We've owned the Easky 15LV for several years, and generally are very happy with it. We've paddled it on lakes, rivers and ocean bays. The feature I like most is the way the hull slices through the water with almost no bow wake. Very efficient, and gives a smoother ride in choppy water than other boats (like our Eddyline Journey) that tend to slap and splash on every wave.
The narrow beam and smallish cockpit make it feel tippy on entry and exit, but that's the trade-off for a sleek hull. The only time it's a problem is in the ocean surf where quick entry/exit must be made between breakers. The seat has a minimalist design with a folding band for a backrest, but it works and is reasonably comfortable. There is a small water bottle holder directly in front of the cockpit which is very convenient. It has a watertight cover so can be used for a cell phone, watch, wallet, etc.
The real wet dog in the design is the skeg. It's spring loaded with a thin elastic string in the skeg recess in the underside of the hull. This is connected to a string with a catch near the cockpit. On dry land with all components clean, the skeg operates correctly, but lazily. There is a lot of drag in the linkage, and not much pull from the elastic. In the water, when things get wet and gritty, the skeg sticks and the elastic doesn't have enough pull to operate it. I've tried tightening the elastic, but then it's too difficult to retract....the leverage is wrong. Luckily, the Easky handles well without the skeg.
Overall, this is a great all-round kayak except for the useless skeg.
The seat is comfortable for my usual 4-12 mile trips (with short bathroom breaks).
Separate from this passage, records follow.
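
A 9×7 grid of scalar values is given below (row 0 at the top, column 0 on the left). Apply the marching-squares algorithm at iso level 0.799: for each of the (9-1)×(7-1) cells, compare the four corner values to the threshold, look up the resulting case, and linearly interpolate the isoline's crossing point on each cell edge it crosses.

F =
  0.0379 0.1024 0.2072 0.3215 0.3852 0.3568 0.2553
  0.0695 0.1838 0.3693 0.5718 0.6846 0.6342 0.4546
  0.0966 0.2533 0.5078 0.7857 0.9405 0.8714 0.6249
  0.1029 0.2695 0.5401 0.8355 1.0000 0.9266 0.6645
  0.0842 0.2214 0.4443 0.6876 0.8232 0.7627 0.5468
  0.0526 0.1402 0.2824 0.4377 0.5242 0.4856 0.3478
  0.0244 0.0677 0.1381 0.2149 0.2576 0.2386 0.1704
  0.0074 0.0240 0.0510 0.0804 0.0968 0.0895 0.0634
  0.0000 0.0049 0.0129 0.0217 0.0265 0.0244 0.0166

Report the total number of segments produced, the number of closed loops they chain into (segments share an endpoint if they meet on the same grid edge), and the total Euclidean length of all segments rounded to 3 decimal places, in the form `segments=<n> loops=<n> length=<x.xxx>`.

segments=12 loops=1 length=8.117

cell (1,3): code 0100 → (1.447,4.000)–(2.000,3.086)
cell (1,4): code 1100 → (1.695,5.000)–(1.447,4.000)
cell (1,5): code 1000 → (2.000,5.294)–(1.695,5.000)
cell (2,2): code 0100 → (2.267,3.000)–(3.000,2.876)
cell (2,3): code 1110 → (2.000,3.086)–(2.267,3.000)
cell (2,5): code 1001 → (3.000,5.487)–(2.000,5.294)
cell (3,2): code 0010 → (3.000,2.876)–(3.247,3.000)
cell (3,3): code 0111 → (3.247,3.000)–(4.000,3.822)
cell (3,4): code 1011 → (4.000,4.400)–(3.779,5.000)
cell (3,5): code 0001 → (3.779,5.000)–(3.000,5.487)
cell (4,3): code 0010 → (4.000,3.822)–(4.081,4.000)
cell (4,4): code 0001 → (4.081,4.000)–(4.000,4.400)
total: 12 segments, chained into 1 closed loop(s), length Σ = 8.116838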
The bow and stern compartments are not completely watertight, but only took on a little water even when I was in a rescue practice daylong class that involved deliberately falling out of the boat many times.
So secondary stability is good, but primary stability not quite as good as a heavier or wider boat, but it doesn't bother me at all.
This boat is not as easy to handle on twisty turny narrow rivers, where most people are using 10' boats.